Manolo González apostó por Roca como novedad en el once, cubriendo la baja sancionada de Dolan, y el equipo respondió con determinación desde el arranque. Carlos Romero fue una amenaza constante por la izquierda y tuvo la más clara del primer tiempo: un disparo cruzado que Unai Simón despejó con oficio. Roberto Fernández también obligó al guardameta vasco con un taconazo de bella factura. Edu Expósito, mientras tanto, gobernó el centro del campo con pausa e inteligencia.
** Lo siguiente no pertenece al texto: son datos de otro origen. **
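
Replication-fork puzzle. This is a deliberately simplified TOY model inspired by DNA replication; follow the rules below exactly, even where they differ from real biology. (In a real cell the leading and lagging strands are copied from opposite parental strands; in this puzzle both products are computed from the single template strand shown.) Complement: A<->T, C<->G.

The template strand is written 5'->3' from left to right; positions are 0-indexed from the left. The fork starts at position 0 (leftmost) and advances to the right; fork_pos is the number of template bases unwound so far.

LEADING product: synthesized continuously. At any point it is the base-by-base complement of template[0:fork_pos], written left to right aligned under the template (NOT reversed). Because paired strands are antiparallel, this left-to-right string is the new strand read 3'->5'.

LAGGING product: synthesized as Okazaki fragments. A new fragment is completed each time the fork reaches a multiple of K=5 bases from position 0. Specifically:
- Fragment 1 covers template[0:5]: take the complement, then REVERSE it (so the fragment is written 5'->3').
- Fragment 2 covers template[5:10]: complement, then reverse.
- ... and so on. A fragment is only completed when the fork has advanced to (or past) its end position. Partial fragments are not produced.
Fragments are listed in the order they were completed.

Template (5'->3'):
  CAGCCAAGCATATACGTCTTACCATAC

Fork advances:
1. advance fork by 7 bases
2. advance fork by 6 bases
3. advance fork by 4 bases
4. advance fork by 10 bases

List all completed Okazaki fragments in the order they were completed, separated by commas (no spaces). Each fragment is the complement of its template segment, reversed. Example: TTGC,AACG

Step 1: advance 7 -> fork_pos = 0 + 7 = 7. Reached multiple(s) of 5: 5 -> fragment 1 completed (1 total).
Step 2: advance 6 -> fork_pos = 7 + 6 = 13. Reached multiple(s) of 5: 10 -> fragment 2 completed (2 total).
Step 3: advance 4 -> fork_pos = 13 + 4 = 17. Reached multiple(s) of 5: 15 -> fragment 3 completed (3 total).
Step 4: advance 10 -> fork_pos = 17 + 10 = 27. Reached multiple(s) of 5: 20, 25 -> fragments 4-5 completed (5 total).
Final fork_pos = 27, so 5 fragment(s) are complete. Build each: template segment -> complement -> reverse.
Fragment 1: template[0:5] = CAGCC -> complement GTCGG -> reversed GGCTG
Fragment 2: template[5:10] = AAGCA -> complement TTCGT -> reversed TGCTT
Fragment 3: template[10:15] = TATAC -> complement ATATG -> reversed GTATA
Fragment 4: template[15:20] = GTCTT -> complement CAGAA -> reversed AAGAC
Fragment 5: template[20:25] = ACCAT -> complement TGGTA -> reversed ATGGT

Answer: GGCTG,TGCTT,GTATA,AAGAC,ATGGT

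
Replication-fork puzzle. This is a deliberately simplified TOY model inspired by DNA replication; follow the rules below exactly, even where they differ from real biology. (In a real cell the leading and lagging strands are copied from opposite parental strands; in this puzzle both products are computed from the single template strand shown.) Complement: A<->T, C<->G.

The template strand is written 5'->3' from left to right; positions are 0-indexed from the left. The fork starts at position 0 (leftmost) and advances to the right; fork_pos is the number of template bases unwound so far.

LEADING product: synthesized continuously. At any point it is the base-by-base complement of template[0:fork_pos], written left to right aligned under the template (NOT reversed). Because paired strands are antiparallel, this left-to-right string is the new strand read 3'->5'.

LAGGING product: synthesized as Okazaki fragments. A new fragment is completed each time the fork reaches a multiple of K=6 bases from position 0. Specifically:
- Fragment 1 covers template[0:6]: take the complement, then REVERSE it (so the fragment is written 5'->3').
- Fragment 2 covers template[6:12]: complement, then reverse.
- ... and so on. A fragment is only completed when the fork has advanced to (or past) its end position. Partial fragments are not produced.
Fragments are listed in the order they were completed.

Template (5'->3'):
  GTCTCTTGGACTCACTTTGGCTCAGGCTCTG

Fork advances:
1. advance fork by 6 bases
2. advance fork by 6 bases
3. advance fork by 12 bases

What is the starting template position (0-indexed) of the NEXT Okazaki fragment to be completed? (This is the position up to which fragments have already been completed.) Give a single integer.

Answer: 24

Derivation:
Step 1: advance 6 -> fork_pos = 0 + 6 = 6. Reached multiple(s) of 6: 6 -> fragment 1 completed (1 total).
Step 2: advance 6 -> fork_pos = 6 + 6 = 12. Reached multiple(s) of 6: 12 -> fragment 2 completed (2 total).
Step 3: advance 12 -> fork_pos = 12 + 12 = 24. Reached multiple(s) of 6: 18, 24 -> fragments 3-4 completed (4 total).
4 fragment(s) completed, covering template[0:24] (4 x 6 = 24). The next fragment, fragment 5, covers template[24:30], so it starts at position 24.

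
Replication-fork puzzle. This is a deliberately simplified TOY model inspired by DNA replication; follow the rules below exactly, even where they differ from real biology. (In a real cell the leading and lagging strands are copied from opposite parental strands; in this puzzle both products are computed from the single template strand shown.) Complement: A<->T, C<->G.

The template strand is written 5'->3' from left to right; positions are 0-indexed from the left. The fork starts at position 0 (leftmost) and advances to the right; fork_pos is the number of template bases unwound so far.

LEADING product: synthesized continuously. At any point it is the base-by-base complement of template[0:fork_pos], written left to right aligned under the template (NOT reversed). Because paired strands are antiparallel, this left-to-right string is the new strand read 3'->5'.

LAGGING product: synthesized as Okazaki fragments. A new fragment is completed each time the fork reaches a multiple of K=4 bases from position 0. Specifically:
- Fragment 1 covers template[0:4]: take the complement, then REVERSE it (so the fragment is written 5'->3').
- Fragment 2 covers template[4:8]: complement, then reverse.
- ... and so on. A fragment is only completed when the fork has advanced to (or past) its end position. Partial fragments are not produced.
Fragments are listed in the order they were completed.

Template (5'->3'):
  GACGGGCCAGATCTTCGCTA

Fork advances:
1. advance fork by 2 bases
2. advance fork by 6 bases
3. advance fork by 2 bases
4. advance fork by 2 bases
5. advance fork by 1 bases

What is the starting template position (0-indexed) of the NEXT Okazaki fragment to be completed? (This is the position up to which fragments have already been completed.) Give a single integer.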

Enfrente, el Athletic no tenía prisa. Unai Simón estiraba cada saque de puerta hasta el límite, marcando sus tiempos. Los de Valverde apenas generaron peligro con intención, aunque sí estuvieron a punto de marcar casi sin querer: un intento de despeje de Urko golpeó en la espalda de Laporte y acabó en el palo. Susto en Cornellà. El descanso llegó con el marcador en blanco y los nervios a flor de piel.
La segunda mitad arrancó sin claridad hasta que el técnico gallego metió a Pere Milla y Jofre Carreras, y el partido se transformó. Fue Romero quien abrió el camino: un centro milimétrico al primer palo que Pere Milla resolvió de volea sin contemplaciones. El estadio estalló. Curiosidad del destino: el último gol que había dado la victoria al Espanyol, en San Mamés en diciembre, también lo había firmado Milla.
El Athletic apretó en el tramo final. Dmitrovic respondió con una gran parada ante un remate dentro del área tras un córner, y Guruzeta se encontró con el palo en el 82. Pero el Espanyol ya no soltó la presa. En el descuento, Kike García recibió solo, tras una peinada de Pickel, condujo con velocidad y definió bajo ante Simón. El 2-0 fue el punto final a una noche de catarsis.